O Ministro das Finanças começa a ser ouvido esta tarde no âmbito da apreciação na especialidade do Orçamento do Estado para 2025. Está previsto que Joaquim Miranda Sarmento comece a falar às 15:30 no Parlamento.
Até ao momento, deram entrada na Assembleia da República 1724 propostas de alteração. A deputada Alexandra Leitão, do PS, confirmou há alguns minutos que os socialistas querem avançar com um aumento estrutural de pensões no valor de 265 milhões de euros. O Bloco de Esquerda quer que a privatização da TAP passe obrigatoriamente pelo parlamento e o Chega já admitiu viabilizar propostas para reduzir o IRC.
PS propõe atualização estrutural e permanente de pensões mais baixas
O PS propôs a atualização de forma estrutural e permanente das pensões mais baixas, a criação de um regime de dedicação exclusiva ao Serviço Nacional de Saúde e investimento em habitação a preços acessíveis.
Estas foram três das propostas do “conjunto restrito” de 38 alterações que o PS vai entregar na fase da especialidade do Orçamento do Estado para 2025 (OE2025) e que já tinha levado para as negociações com o Governo.

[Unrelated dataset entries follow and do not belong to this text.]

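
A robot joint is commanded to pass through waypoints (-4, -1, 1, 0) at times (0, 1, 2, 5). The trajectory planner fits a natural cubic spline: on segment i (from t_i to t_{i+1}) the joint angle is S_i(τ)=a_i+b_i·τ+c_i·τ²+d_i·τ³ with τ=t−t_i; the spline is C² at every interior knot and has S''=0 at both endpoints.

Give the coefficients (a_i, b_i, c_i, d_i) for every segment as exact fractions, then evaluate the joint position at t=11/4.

Δ: Δ0=3, Δ1=2, Δ2=-1/3
row 1: diag=4, rhs=-6; c'=1/4, d'=-3/2
row 2: denom=8−1·1/4=31/4; d'=(-14−1·-3/2)/(31/4)=-50/31
back: M2=-50/31
back: M1=-3/2−1/4·-50/31=-34/31
M: M0=0, M1=-34/31, M2=-50/31, M3=0
seg 0: a=-4, c=M0/2=0, d=(M1−M0)/(6·1)=-17/93, b=Δ0−h0·(2M0+M1)/6=296/93
seg 1: a=-1, c=M1/2=-17/31, d=(M2−M1)/(6·1)=-8/93, b=Δ1−h1·(2M1+M2)/6=245/93
seg 2: a=1, c=M2/2=-25/31, d=(M3−M2)/(6·3)=25/279, b=Δ2−h2·(2M2+M3)/6=119/93
t_q=11/4 → seg 2, τ=3/4; S=1+119/93·τ+-25/31·τ²+25/279·τ³=3063/1984

  seg 0: a=-4 b=296/93 c=0 d=-17/93
  seg 1: a=-1 b=245/93 c=-17/31 d=-8/93
  seg 2: a=1 b=119/93 c=-25/31 d=25/279
S(11/4) = 3063/1984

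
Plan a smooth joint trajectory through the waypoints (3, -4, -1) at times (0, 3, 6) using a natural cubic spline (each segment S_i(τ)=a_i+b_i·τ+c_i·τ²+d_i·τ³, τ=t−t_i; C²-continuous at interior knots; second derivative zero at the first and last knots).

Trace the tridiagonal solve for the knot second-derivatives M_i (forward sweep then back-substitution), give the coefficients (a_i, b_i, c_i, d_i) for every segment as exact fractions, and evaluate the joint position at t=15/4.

  seg 0: a=3 b=-19/6 c=0 d=5/54
  seg 1: a=-4 b=-2/3 c=5/6 d=-5/54
S(15/4) = -521/128

Δ: Δ0=-7/3, Δ1=1
row 1: diag=12, rhs=20; c'=1/4, d'=5/3
back: M1=5/3
M: M0=0, M1=5/3, M2=0
seg 0: a=3, c=M0/2=0, d=(M1−M0)/(6·3)=5/54, b=Δ0−h0·(2M0+M1)/6=-19/6
seg 1: a=-4, c=M1/2=5/6, d=(M2−M1)/(6·3)=-5/54, b=Δ1−h1·(2M1+M2)/6=-2/3
t_q=15/4 → seg 1, τ=3/4; S=-4+-2/3·τ+5/6·τ²+-5/54·τ³=-521/128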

As propostas dos socialistas estão hoje a ser apresentadas, em conferência de imprensa, no parlamento pela líder da bancada do PS, Alexandra Leitão, e pelos deputados António Mendonça Mendes e Marina Gonçalves.

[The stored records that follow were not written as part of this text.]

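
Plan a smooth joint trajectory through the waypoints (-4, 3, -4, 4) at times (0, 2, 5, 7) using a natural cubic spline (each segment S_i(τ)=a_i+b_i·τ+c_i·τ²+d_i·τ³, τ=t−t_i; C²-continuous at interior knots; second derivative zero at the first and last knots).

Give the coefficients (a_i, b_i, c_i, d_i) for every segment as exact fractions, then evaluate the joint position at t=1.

  seg 0: a=-4 b=2839/546 c=0 d=-116/273
  seg 1: a=3 b=55/546 c=-232/91 d=73/126
  seg 2: a=-4 b=122/273 c=485/182 d=-485/1092
S(1) = 141/182

Δ: Δ0=7/2, Δ1=-7/3, Δ2=4
row 1: diag=10, rhs=-35; c'=3/10, d'=-7/2
row 2: denom=10−3·3/10=91/10; d'=(38−3·-7/2)/(91/10)=485/91
back: M2=485/91
back: M1=-7/2−3/10·485/91=-464/91
M: M0=0, M1=-464/91, M2=485/91, M3=0
seg 0: a=-4, c=M0/2=0, d=(M1−M0)/(6·2)=-116/273, b=Δ0−h0·(2M0+M1)/6=2839/546
seg 1: a=3, c=M1/2=-232/91, d=(M2−M1)/(6·3)=73/126, b=Δ1−h1·(2M1+M2)/6=55/546
seg 2: a=-4, c=M2/2=485/182, d=(M3−M2)/(6·2)=-485/1092, b=Δ2−h2·(2M2+M3)/6=122/273
t_q=1 → seg 0, τ=1; S=-4+2839/546·τ+0·τ²+-116/273·τ³=141/182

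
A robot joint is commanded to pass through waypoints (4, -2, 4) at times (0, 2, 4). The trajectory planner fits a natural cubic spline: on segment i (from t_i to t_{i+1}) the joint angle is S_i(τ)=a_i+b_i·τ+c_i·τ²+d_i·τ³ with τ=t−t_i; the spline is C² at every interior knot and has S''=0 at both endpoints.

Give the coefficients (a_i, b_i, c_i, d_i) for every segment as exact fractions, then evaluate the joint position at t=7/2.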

Em termos de pensões, o PS propõe atualizar de forma estrutural e permanente as pensões até três Indexantes dos Apoios Sociais (IAS), ou seja, 1.527,78 euros, em 1,25 pontos percentuais, acima da atualização regular de janeiro.
Em 2024, o IAS está fixado em 509,26 euros, pelo que a proposta socialista abrange as pensões até 1.527, 78 euros.

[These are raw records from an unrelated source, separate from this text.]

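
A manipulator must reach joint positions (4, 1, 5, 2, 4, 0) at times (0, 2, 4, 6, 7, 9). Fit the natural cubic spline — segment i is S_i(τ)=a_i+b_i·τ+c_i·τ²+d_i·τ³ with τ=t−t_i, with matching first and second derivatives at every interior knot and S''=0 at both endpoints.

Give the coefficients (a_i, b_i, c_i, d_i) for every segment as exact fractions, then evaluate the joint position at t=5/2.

  seg 0: a=4 b=-1336/477 c=0 d=1241/3816
  seg 1: a=1 b=1051/954 c=1241/636 d=-1433/1908
  seg 2: a=5 b=-101/954 c=-1625/636 d=3545/3816
  seg 3: a=2 b=392/477 c=160/53 d=-878/477
  seg 4: a=4 b=638/477 c=-398/159 d=199/477
S(5/2) = 9895/5088

Δ: Δ0=-3/2, Δ1=2, Δ2=-3/2, Δ3=2, Δ4=-2
row 1: diag=8, rhs=21; c'=1/4, d'=21/8
row 2: denom=8−2·1/4=15/2; d'=(-21−2·21/8)/(15/2)=-7/2
row 3: denom=6−2·4/15=82/15; d'=(21−2·-7/2)/(82/15)=210/41
row 4: denom=6−1·15/82=477/82; d'=(-24−1·210/41)/(477/82)=-796/159
back: M4=-796/159
back: M3=210/41−15/82·-796/159=320/53
back: M2=-7/2−4/15·320/53=-1625/318
back: M1=21/8−1/4·-1625/318=1241/318
M: M0=0, M1=1241/318, M2=-1625/318, M3=320/53, M4=-796/159, M5=0
seg 0: a=4, c=M0/2=0, d=(M1−M0)/(6·2)=1241/3816, b=Δ0−h0·(2M0+M1)/6=-1336/477
seg 1: a=1, c=M1/2=1241/636, d=(M2−M1)/(6·2)=-1433/1908, b=Δ1−h1·(2M1+M2)/6=1051/954
seg 2: a=5, c=M2/2=-1625/636, d=(M3−M2)/(6·2)=3545/3816, b=Δ2−h2·(2M2+M3)/6=-101/954
seg 3: a=2, c=M3/2=160/53, d=(M4−M3)/(6·1)=-878/477, b=Δ3−h3·(2M3+M4)/6=392/477
seg 4: a=4, c=M4/2=-398/159, d=(M5−M4)/(6·2)=199/477, b=Δ4−h4·(2M4+M5)/6=638/477
t_q=5/2 → seg 1, τ=1/2; S=1+1051/954·τ+1241/636·τ²+-1433/1908·τ³=9895/5088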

Chega quer reduzir despesas políticas dos municípios e vai propor cortar autarcas para metade
O Chega vai propor a redução em 15% dos “gastos políticos” dos municípios e entregar uma proposta para cortar para metade o número de autarcas ao longo de quatro anos, diminuindo também as freguesias.
O anúncio foi feito pelo líder do Chega em conferência de imprensa na Assembleia da República, no último dia do prazo para os partidos entregarem propostas de alteração ao Orçamento do Estado para 2025 (OE2025).
André Ventura disse que o partido vai apresentar uma proposta que pretende fazer “a maior reforma do poder local em Portugal" e “reduzir para metade o número de autarcas” ao longo de quatro anos, considerando que os eleitos locais representam “um custo brutal para o Estado”.
BE quer que privatização da TAP passe obrigatoriamente pelo parlamento
O BE quer introduzir no Orçamento do Estado para 2025 uma norma que obrigue que a privatização da TAP seja votada pela Assembleia da República, rejeitando processos deste tipo “sem escrutínio ou debate”.
Esta é uma das 300 propostas de alteração ao Orçamento do Estado para 2025 que o BE vai entregar no âmbito da discussão na especialidade e que foram hoje apresentadas pela coordenadora do partido, Mariana Mortágua, em conferência de imprensa na Assembleia da República.
“Introduzimos uma norma bastante simples e parece-me bastante sensata que diz que a TAP não pode ser privatizada sem o Parlamento ser consultado. Que desastre seria se a TAP fosse privatizada sem sequer que para isso existisse uma maioria na Assembleia da República. E não parece existir”, argumentou a bloquista.